Delete NOTICE.txt - Githubissues

dotnet / tye

Tye is a tool that makes developing, testing, and deploying microservices and distributed applications easier. Project Tye includes a local orchestrator to make developing microservices easier and the ability to deploy microservices to Kubernetes with minimal configuration.

MIT License

5.29k stars 521 forks source link

Delete NOTICE.txt #1610

Open sebastienros opened 1 year ago

sebastienros commented 1 year ago

Q: Does my public GitHub repository need a NOTICE? A: Yes, if you have copied anything that is under an open source license into your repo, then your repo needs a NOTICE. If you only reference open source sitting outside your repo (using a package manager or git submodules), then that referenced open source does not need to be included on a NOTICE. For instructions on creating a NOTICE for your repo, see NOTICE in a Microsoft open source project.

https://docs.opensource.microsoft.com/using/guidance-for-open-source-usage/notice-faq/

karolz-ms commented 1 year ago

@davidfowl what say you?

sebastienros commented 1 year ago

Why: We started a new oss project and there was no NOTICE in it. I was previously maintaining one in dotnet/crank probably because I saw it in dotnet/tye and the open source project guidelines were not clear enough. Contributors to the new repo were wondering why it would need one so I contacted legal and they pointed me to this FAQ in the same oss guidelines. It's clear now that NuGet references don't need to be mentioned. So I am deleting it in dotnet/crank and following up here too as I didn't find any direct source code mentions, just NuGet usage.

philliphoff commented 1 year ago

@sebastienros As I read the FAQ, a NOTICE is required if redistributing other OSS bits, which Tye does by including OSS dependencies in Microsoft.Tye.<version>.nupkg. So, while it may not be required for the repo itself, it should be included in the .nupkg, and that's typically done (at least for VS Code extensions) by including a version kept in the repo and periodically updated using the governance site NOTICE generator. (It appears that that NOTICE isn't actually being included in the .nupkg, which is something to be fixed.)

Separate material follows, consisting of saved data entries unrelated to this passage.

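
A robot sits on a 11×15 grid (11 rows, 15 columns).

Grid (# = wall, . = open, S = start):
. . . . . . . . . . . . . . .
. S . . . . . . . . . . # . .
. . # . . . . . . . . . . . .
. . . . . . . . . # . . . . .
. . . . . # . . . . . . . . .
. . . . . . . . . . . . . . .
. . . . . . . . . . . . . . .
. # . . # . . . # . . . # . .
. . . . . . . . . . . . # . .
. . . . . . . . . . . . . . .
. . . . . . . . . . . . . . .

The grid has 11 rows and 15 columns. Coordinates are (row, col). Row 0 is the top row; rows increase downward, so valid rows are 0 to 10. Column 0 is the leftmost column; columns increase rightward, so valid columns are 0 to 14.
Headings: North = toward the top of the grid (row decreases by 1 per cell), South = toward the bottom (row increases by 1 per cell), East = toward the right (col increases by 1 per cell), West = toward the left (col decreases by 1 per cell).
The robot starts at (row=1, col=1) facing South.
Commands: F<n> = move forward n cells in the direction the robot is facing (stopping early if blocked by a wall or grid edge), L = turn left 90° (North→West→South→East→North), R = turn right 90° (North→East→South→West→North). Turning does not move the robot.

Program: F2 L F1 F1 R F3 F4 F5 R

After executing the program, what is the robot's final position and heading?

Answer: Final position: (row=10, col=3), facing West

Derivation:
Start: (row=1, col=1), facing South
  F2: move forward 2, now at (row=3, col=1)
  L: turn left, now facing East
  F1: move forward 1, now at (row=3, col=2)
  F1: move forward 1, now at (row=3, col=3)
  R: turn right, now facing South
  F3: move forward 3, now at (row=6, col=3)
  F4: move forward 4, now at (row=10, col=3)
  F5: move forward 0/5 (blocked), now at (row=10, col=3)
  R: turn right, now facing West
Final: (row=10, col=3), facing West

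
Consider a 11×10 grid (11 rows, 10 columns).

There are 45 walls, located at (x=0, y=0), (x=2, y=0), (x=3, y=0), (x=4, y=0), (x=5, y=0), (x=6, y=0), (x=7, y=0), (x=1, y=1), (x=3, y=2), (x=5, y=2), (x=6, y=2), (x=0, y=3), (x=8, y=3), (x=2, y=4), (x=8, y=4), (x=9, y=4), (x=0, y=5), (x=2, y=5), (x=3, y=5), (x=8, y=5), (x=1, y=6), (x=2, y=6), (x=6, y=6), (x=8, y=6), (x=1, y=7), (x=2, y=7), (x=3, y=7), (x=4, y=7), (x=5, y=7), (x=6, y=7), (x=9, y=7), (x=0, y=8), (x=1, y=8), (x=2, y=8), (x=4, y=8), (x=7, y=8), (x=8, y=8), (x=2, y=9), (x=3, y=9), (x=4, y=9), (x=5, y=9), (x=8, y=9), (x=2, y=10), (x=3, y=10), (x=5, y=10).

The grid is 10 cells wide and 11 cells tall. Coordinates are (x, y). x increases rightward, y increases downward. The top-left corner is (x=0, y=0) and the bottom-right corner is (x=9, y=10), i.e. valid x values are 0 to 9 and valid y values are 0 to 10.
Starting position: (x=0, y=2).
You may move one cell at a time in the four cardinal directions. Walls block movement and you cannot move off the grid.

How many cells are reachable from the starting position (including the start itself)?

BFS flood-fill from (x=0, y=2):
  Distance 0: (x=0, y=2)
  Distance 1: (x=0, y=1), (x=1, y=2)
  Distance 2: (x=2, y=2), (x=1, y=3)
  Distance 3: (x=2, y=1), (x=2, y=3), (x=1, y=4)
  Distance 4: (x=3, y=1), (x=3, y=3), (x=0, y=4), (x=1, y=5)
  Distance 5: (x=4, y=1), (x=4, y=3), (x=3, y=4)
  Distance 6: (x=5, y=1), (x=4, y=2), (x=5, y=3), (x=4, y=4)
  Distance 7: (x=6, y=1), (x=6, y=3), (x=5, y=4), (x=4, y=5)
  Distance 8: (x=7, y=1), (x=7, y=3), (x=6, y=4), (x=5, y=5), (x=4, y=6)
  Distance 9: (x=8, y=1), (x=7, y=2), (x=7, y=4), (x=6, y=5), (x=3, y=6), (x=5, y=6)
  Distance 10: (x=8, y=0), (x=9, y=1), (x=8, y=2), (x=7, y=5)
  Distance 11: (x=9, y=0), (x=9, y=2), (x=7, y=6)
  Distance 12: (x=9, y=3), (x=7, y=7)
  Distance 13: (x=8, y=7)
Total reachable: 44 (grid has 65 open cells total)

Answer: Reachable cells: 44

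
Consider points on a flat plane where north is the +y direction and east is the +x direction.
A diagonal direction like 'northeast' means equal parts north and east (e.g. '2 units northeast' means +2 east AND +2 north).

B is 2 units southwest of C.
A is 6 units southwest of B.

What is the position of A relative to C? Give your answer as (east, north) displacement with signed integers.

Place C at the origin (east=0, north=0).
  B is 2 units southwest of C: delta (east=-2, north=-2); B at (east=-2, north=-2).
  A is 6 units southwest of B: delta (east=-6, north=-6); A at (east=-8, north=-8).
Therefore A relative to C: (east=-8, north=-8).

Answer: A is at (east=-8, north=-8) relative to C.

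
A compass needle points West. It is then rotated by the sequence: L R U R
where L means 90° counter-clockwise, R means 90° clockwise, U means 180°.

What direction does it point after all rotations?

Start: West
  L (left (90° counter-clockwise)) -> South
  R (right (90° clockwise)) -> West
  U (U-turn (180°)) -> East
  R (right (90° clockwise)) -> South
Final: South

Answer: Final heading: South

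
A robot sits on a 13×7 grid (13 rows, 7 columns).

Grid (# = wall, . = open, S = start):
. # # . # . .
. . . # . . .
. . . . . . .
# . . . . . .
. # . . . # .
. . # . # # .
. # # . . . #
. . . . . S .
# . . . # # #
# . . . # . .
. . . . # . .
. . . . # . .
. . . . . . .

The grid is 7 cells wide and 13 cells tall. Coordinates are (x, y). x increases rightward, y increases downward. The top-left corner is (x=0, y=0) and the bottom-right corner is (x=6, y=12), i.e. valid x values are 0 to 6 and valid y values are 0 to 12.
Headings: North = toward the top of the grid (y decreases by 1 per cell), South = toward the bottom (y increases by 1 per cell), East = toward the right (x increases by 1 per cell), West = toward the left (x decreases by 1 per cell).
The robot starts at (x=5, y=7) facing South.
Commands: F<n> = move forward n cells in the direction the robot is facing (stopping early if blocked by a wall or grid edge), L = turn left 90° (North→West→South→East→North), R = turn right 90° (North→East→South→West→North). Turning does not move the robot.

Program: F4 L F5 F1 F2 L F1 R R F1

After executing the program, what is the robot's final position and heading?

Answer: Final position: (x=6, y=7), facing South

Derivation:
Start: (x=5, y=7), facing South
  F4: move forward 0/4 (blocked), now at (x=5, y=7)
  L: turn left, now facing East
  F5: move forward 1/5 (blocked), now at (x=6, y=7)
  F1: move forward 0/1 (blocked), now at (x=6, y=7)
  F2: move forward 0/2 (blocked), now at (x=6, y=7)
  L: turn left, now facing North
  F1: move forward 0/1 (blocked), now at (x=6, y=7)
  R: turn right, now facing East
  R: turn right, now facing South
  F1: move forward 0/1 (blocked), now at (x=6, y=7)
Final: (x=6, y=7), facing South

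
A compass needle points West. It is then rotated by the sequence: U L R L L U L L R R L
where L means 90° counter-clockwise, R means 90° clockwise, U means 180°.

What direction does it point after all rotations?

Answer: Final heading: North

Derivation:
Start: West
  U (U-turn (180°)) -> East
  L (left (90° counter-clockwise)) -> North
  R (right (90° clockwise)) -> East
  L (left (90° counter-clockwise)) -> North
  L (left (90° counter-clockwise)) -> West
  U (U-turn (180°)) -> East
  L (left (90° counter-clockwise)) -> North
  L (left (90° counter-clockwise)) -> West
  R (right (90° clockwise)) -> North
  R (right (90° clockwise)) -> East
  L (left (90° counter-clockwise)) -> North
Final: North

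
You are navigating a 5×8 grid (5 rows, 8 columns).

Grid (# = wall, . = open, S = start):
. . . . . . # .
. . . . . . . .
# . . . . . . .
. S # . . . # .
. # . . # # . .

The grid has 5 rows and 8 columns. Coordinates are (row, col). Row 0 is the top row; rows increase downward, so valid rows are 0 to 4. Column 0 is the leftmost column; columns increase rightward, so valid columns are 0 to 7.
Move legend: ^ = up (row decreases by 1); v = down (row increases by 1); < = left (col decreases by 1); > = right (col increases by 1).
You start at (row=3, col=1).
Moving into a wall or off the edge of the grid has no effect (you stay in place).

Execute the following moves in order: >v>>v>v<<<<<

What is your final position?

Start: (row=3, col=1)
  > (right): blocked, stay at (row=3, col=1)
  v (down): blocked, stay at (row=3, col=1)
  > (right): blocked, stay at (row=3, col=1)
  > (right): blocked, stay at (row=3, col=1)
  v (down): blocked, stay at (row=3, col=1)
  > (right): blocked, stay at (row=3, col=1)
  v (down): blocked, stay at (row=3, col=1)
  < (left): (row=3, col=1) -> (row=3, col=0)
  [×4]< (left): blocked, stay at (row=3, col=0)
Final: (row=3, col=0)

Answer: Final position: (row=3, col=0)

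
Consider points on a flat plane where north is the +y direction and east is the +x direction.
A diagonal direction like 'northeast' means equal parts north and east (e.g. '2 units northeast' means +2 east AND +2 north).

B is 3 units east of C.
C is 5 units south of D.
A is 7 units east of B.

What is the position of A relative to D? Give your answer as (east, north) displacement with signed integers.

Answer: A is at (east=10, north=-5) relative to D.

Derivation:
Place D at the origin (east=0, north=0).
  C is 5 units south of D: delta (east=+0, north=-5); C at (east=0, north=-5).
  B is 3 units east of C: delta (east=+3, north=+0); B at (east=3, north=-5).
  A is 7 units east of B: delta (east=+7, north=+0); A at (east=10, north=-5).
Therefore A relative to D: (east=10, north=-5).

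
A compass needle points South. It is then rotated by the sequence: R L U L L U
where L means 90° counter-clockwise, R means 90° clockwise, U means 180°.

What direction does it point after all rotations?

Answer: Final heading: North

Derivation:
Start: South
  R (right (90° clockwise)) -> West
  L (left (90° counter-clockwise)) -> South
  U (U-turn (180°)) -> North
  L (left (90° counter-clockwise)) -> West
  L (left (90° counter-clockwise)) -> South
  U (U-turn (180°)) -> North
Final: North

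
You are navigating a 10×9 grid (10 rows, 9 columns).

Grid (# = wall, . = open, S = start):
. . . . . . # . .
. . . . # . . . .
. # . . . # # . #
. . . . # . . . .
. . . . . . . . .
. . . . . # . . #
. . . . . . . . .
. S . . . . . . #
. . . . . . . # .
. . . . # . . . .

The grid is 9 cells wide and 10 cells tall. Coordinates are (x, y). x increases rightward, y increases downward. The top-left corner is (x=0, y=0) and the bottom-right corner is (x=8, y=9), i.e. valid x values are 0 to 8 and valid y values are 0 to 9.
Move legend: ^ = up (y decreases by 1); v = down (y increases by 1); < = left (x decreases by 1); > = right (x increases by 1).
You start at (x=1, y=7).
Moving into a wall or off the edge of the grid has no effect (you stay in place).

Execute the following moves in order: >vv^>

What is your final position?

Start: (x=1, y=7)
  > (right): (x=1, y=7) -> (x=2, y=7)
  v (down): (x=2, y=7) -> (x=2, y=8)
  v (down): (x=2, y=8) -> (x=2, y=9)
  ^ (up): (x=2, y=9) -> (x=2, y=8)
  > (right): (x=2, y=8) -> (x=3, y=8)
Final: (x=3, y=8)

Answer: Final position: (x=3, y=8)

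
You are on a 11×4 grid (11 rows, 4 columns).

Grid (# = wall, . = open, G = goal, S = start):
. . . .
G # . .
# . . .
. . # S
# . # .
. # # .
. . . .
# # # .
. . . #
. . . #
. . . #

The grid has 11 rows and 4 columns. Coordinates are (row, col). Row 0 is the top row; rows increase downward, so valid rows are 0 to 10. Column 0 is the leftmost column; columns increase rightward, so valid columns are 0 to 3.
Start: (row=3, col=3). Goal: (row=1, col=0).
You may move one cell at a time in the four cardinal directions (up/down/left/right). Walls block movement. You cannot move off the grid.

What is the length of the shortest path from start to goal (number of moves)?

Answer: Shortest path length: 7

Derivation:
BFS from (row=3, col=3) until reaching (row=1, col=0):
  Distance 0: (row=3, col=3)
  Distance 1: (row=2, col=3), (row=4, col=3)
  Distance 2: (row=1, col=3), (row=2, col=2), (row=5, col=3)
  Distance 3: (row=0, col=3), (row=1, col=2), (row=2, col=1), (row=6, col=3)
  Distance 4: (row=0, col=2), (row=3, col=1), (row=6, col=2), (row=7, col=3)
  Distance 5: (row=0, col=1), (row=3, col=0), (row=4, col=1), (row=6, col=1)
  Distance 6: (row=0, col=0), (row=6, col=0)
  Distance 7: (row=1, col=0), (row=5, col=0)  <- goal reached here
One shortest path (7 moves): (row=3, col=3) -> (row=2, col=3) -> (row=2, col=2) -> (row=1, col=2) -> (row=0, col=2) -> (row=0, col=1) -> (row=0, col=0) -> (row=1, col=0)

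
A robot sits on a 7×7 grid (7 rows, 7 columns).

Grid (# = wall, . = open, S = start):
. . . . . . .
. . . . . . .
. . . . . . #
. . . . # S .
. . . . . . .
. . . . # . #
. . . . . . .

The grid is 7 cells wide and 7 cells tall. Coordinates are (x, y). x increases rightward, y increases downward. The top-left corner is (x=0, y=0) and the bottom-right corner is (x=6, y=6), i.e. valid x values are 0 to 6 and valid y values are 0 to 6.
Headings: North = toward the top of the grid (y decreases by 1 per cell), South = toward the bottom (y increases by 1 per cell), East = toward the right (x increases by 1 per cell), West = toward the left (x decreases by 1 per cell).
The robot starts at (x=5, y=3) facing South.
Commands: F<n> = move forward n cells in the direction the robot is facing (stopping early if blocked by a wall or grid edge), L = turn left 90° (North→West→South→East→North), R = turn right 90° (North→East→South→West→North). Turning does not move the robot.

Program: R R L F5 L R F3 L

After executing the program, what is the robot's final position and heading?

Start: (x=5, y=3), facing South
  R: turn right, now facing West
  R: turn right, now facing North
  L: turn left, now facing West
  F5: move forward 0/5 (blocked), now at (x=5, y=3)
  L: turn left, now facing South
  R: turn right, now facing West
  F3: move forward 0/3 (blocked), now at (x=5, y=3)
  L: turn left, now facing South
Final: (x=5, y=3), facing South

Answer: Final position: (x=5, y=3), facing South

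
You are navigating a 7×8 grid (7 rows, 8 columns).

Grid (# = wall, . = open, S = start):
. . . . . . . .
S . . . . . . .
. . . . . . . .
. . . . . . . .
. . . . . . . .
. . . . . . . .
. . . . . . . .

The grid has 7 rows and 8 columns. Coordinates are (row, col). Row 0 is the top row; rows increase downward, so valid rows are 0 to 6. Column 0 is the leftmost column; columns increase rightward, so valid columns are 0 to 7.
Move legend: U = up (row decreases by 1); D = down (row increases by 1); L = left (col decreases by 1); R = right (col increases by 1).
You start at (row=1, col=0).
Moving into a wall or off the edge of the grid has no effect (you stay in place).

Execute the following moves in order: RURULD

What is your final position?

Answer: Final position: (row=1, col=1)

Derivation:
Start: (row=1, col=0)
  R (right): (row=1, col=0) -> (row=1, col=1)
  U (up): (row=1, col=1) -> (row=0, col=1)
  R (right): (row=0, col=1) -> (row=0, col=2)
  U (up): blocked, stay at (row=0, col=2)
  L (left): (row=0, col=2) -> (row=0, col=1)
  D (down): (row=0, col=1) -> (row=1, col=1)
Final: (row=1, col=1)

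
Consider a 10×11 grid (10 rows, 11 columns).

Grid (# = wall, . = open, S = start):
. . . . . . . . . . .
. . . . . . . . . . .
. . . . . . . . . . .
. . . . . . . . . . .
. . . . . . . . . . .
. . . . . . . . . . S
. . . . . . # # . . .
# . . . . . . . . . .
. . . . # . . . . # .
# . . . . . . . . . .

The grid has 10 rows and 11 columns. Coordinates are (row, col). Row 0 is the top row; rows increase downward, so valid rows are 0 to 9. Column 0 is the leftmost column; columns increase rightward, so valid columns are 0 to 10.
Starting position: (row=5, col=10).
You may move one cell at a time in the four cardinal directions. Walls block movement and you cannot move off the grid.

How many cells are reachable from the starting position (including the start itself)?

Answer: Reachable cells: 104

Derivation:
BFS flood-fill from (row=5, col=10):
  Distance 0: (row=5, col=10)
  Distance 1: (row=4, col=10), (row=5, col=9), (row=6, col=10)
  Distance 2: (row=3, col=10), (row=4, col=9), (row=5, col=8), (row=6, col=9), (row=7, col=10)
  Distance 3: (row=2, col=10), (row=3, col=9), (row=4, col=8), (row=5, col=7), (row=6, col=8), (row=7, col=9), (row=8, col=10)
  Distance 4: (row=1, col=10), (row=2, col=9), (row=3, col=8), (row=4, col=7), (row=5, col=6), (row=7, col=8), (row=9, col=10)
  Distance 5: (row=0, col=10), (row=1, col=9), (row=2, col=8), (row=3, col=7), (row=4, col=6), (row=5, col=5), (row=7, col=7), (row=8, col=8), (row=9, col=9)
  Distance 6: (row=0, col=9), (row=1, col=8), (row=2, col=7), (row=3, col=6), (row=4, col=5), (row=5, col=4), (row=6, col=5), (row=7, col=6), (row=8, col=7), (row=9, col=8)
  Distance 7: (row=0, col=8), (row=1, col=7), (row=2, col=6), (row=3, col=5), (row=4, col=4), (row=5, col=3), (row=6, col=4), (row=7, col=5), (row=8, col=6), (row=9, col=7)
  Distance 8: (row=0, col=7), (row=1, col=6), (row=2, col=5), (row=3, col=4), (row=4, col=3), (row=5, col=2), (row=6, col=3), (row=7, col=4), (row=8, col=5), (row=9, col=6)
  Distance 9: (row=0, col=6), (row=1, col=5), (row=2, col=4), (row=3, col=3), (row=4, col=2), (row=5, col=1), (row=6, col=2), (row=7, col=3), (row=9, col=5)
  Distance 10: (row=0, col=5), (row=1, col=4), (row=2, col=3), (row=3, col=2), (row=4, col=1), (row=5, col=0), (row=6, col=1), (row=7, col=2), (row=8, col=3), (row=9, col=4)
  Distance 11: (row=0, col=4), (row=1, col=3), (row=2, col=2), (row=3, col=1), (row=4, col=0), (row=6, col=0), (row=7, col=1), (row=8, col=2), (row=9, col=3)
  Distance 12: (row=0, col=3), (row=1, col=2), (row=2, col=1), (row=3, col=0), (row=8, col=1), (row=9, col=2)
  Distance 13: (row=0, col=2), (row=1, col=1), (row=2, col=0), (row=8, col=0), (row=9, col=1)
  Distance 14: (row=0, col=1), (row=1, col=0)
  Distance 15: (row=0, col=0)
Total reachable: 104 (grid has 104 open cells total)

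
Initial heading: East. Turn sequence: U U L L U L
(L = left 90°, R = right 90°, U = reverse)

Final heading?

Start: East
  U (U-turn (180°)) -> West
  U (U-turn (180°)) -> East
  L (left (90° counter-clockwise)) -> North
  L (left (90° counter-clockwise)) -> West
  U (U-turn (180°)) -> East
  L (left (90° counter-clockwise)) -> North
Final: North

Answer: Final heading: North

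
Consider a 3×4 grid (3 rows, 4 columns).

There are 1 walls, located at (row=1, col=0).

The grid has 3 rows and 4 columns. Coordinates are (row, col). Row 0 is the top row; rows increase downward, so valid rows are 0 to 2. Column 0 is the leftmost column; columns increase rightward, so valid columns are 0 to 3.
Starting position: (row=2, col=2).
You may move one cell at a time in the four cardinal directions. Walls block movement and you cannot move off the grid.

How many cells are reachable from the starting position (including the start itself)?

BFS flood-fill from (row=2, col=2):
  Distance 0: (row=2, col=2)
  Distance 1: (row=1, col=2), (row=2, col=1), (row=2, col=3)
  Distance 2: (row=0, col=2), (row=1, col=1), (row=1, col=3), (row=2, col=0)
  Distance 3: (row=0, col=1), (row=0, col=3)
  Distance 4: (row=0, col=0)
Total reachable: 11 (grid has 11 open cells total)

Answer: Reachable cells: 11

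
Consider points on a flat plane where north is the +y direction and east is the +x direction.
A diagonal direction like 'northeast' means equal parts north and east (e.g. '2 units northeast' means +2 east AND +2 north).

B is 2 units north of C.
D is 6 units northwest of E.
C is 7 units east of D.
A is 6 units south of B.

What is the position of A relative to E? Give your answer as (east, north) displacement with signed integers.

Place E at the origin (east=0, north=0).
  D is 6 units northwest of E: delta (east=-6, north=+6); D at (east=-6, north=6).
  C is 7 units east of D: delta (east=+7, north=+0); C at (east=1, north=6).
  B is 2 units north of C: delta (east=+0, north=+2); B at (east=1, north=8).
  A is 6 units south of B: delta (east=+0, north=-6); A at (east=1, north=2).
Therefore A relative to E: (east=1, north=2).

Answer: A is at (east=1, north=2) relative to E.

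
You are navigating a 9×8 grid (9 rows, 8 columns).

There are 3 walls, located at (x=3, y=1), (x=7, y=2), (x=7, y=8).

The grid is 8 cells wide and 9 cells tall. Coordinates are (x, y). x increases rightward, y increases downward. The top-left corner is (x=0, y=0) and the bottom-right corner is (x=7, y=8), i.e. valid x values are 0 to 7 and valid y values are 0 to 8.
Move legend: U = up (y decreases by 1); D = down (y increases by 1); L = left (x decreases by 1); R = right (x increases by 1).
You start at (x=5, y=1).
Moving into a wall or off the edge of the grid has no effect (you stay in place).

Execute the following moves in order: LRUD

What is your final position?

Start: (x=5, y=1)
  L (left): (x=5, y=1) -> (x=4, y=1)
  R (right): (x=4, y=1) -> (x=5, y=1)
  U (up): (x=5, y=1) -> (x=5, y=0)
  D (down): (x=5, y=0) -> (x=5, y=1)
Final: (x=5, y=1)

Answer: Final position: (x=5, y=1)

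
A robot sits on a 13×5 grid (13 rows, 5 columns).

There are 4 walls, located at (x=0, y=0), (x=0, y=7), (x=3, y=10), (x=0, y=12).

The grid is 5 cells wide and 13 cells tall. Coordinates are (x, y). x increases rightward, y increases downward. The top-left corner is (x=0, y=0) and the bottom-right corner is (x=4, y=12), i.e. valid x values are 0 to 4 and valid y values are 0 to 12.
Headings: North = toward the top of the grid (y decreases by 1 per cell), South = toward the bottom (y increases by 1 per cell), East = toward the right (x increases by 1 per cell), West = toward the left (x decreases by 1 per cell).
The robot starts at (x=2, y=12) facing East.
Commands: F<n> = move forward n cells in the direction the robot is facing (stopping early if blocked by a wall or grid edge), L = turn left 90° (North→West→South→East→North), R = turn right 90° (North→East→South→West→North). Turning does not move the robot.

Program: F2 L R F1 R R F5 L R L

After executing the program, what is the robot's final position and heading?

Start: (x=2, y=12), facing East
  F2: move forward 2, now at (x=4, y=12)
  L: turn left, now facing North
  R: turn right, now facing East
  F1: move forward 0/1 (blocked), now at (x=4, y=12)
  R: turn right, now facing South
  R: turn right, now facing West
  F5: move forward 3/5 (blocked), now at (x=1, y=12)
  L: turn left, now facing South
  R: turn right, now facing West
  L: turn left, now facing South
Final: (x=1, y=12), facing South

Answer: Final position: (x=1, y=12), facing South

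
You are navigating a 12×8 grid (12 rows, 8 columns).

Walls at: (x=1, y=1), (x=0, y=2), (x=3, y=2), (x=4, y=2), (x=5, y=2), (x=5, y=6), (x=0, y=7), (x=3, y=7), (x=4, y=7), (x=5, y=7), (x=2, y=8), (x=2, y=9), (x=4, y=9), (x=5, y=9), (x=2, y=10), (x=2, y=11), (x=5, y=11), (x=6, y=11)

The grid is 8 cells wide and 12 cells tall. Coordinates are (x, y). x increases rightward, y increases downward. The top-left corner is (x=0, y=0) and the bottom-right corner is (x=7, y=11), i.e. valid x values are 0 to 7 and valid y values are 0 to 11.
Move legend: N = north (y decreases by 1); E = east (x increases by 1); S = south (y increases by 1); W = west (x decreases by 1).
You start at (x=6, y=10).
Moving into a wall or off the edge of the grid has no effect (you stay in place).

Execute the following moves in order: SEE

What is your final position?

Start: (x=6, y=10)
  S (south): blocked, stay at (x=6, y=10)
  E (east): (x=6, y=10) -> (x=7, y=10)
  E (east): blocked, stay at (x=7, y=10)
Final: (x=7, y=10)

Answer: Final position: (x=7, y=10)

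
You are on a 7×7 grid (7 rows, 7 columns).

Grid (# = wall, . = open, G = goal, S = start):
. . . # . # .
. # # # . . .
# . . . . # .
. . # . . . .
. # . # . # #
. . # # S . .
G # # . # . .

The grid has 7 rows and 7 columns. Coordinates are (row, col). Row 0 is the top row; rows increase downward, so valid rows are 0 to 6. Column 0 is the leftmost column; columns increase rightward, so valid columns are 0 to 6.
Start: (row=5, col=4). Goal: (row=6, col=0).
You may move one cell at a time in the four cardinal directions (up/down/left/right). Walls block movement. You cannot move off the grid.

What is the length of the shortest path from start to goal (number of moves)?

Answer: Shortest path length: 11

Derivation:
BFS from (row=5, col=4) until reaching (row=6, col=0):
  Distance 0: (row=5, col=4)
  Distance 1: (row=4, col=4), (row=5, col=5)
  Distance 2: (row=3, col=4), (row=5, col=6), (row=6, col=5)
  Distance 3: (row=2, col=4), (row=3, col=3), (row=3, col=5), (row=6, col=6)
  Distance 4: (row=1, col=4), (row=2, col=3), (row=3, col=6)
  Distance 5: (row=0, col=4), (row=1, col=5), (row=2, col=2), (row=2, col=6)
  Distance 6: (row=1, col=6), (row=2, col=1)
  Distance 7: (row=0, col=6), (row=3, col=1)
  Distance 8: (row=3, col=0)
  Distance 9: (row=4, col=0)
  Distance 10: (row=5, col=0)
  Distance 11: (row=5, col=1), (row=6, col=0)  <- goal reached here
One shortest path (11 moves): (row=5, col=4) -> (row=4, col=4) -> (row=3, col=4) -> (row=3, col=3) -> (row=2, col=3) -> (row=2, col=2) -> (row=2, col=1) -> (row=3, col=1) -> (row=3, col=0) -> (row=4, col=0) -> (row=5, col=0) -> (row=6, col=0)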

sebastienros commented 1 year ago

@philliphoff I had a conversation with @karolz-ms offline and we agreed that a NOTICE is not necessary for NuGet references only but we still need to keep it here.

Even shipping a NuGet package is fine without this file, contrary to what you are suggesting I believe. However, we need this file when we ship a build that contains third-party libraries (compiled or in source). Since Tye is shipping one (or was) in the form of a dotnet tool, this file is necessary in the shipped assets. But like you are also pointing, having the file in the repo is not sufficient, it needs to be included with the tool. Not in Microsoft.Tye.<version>.nupkg though.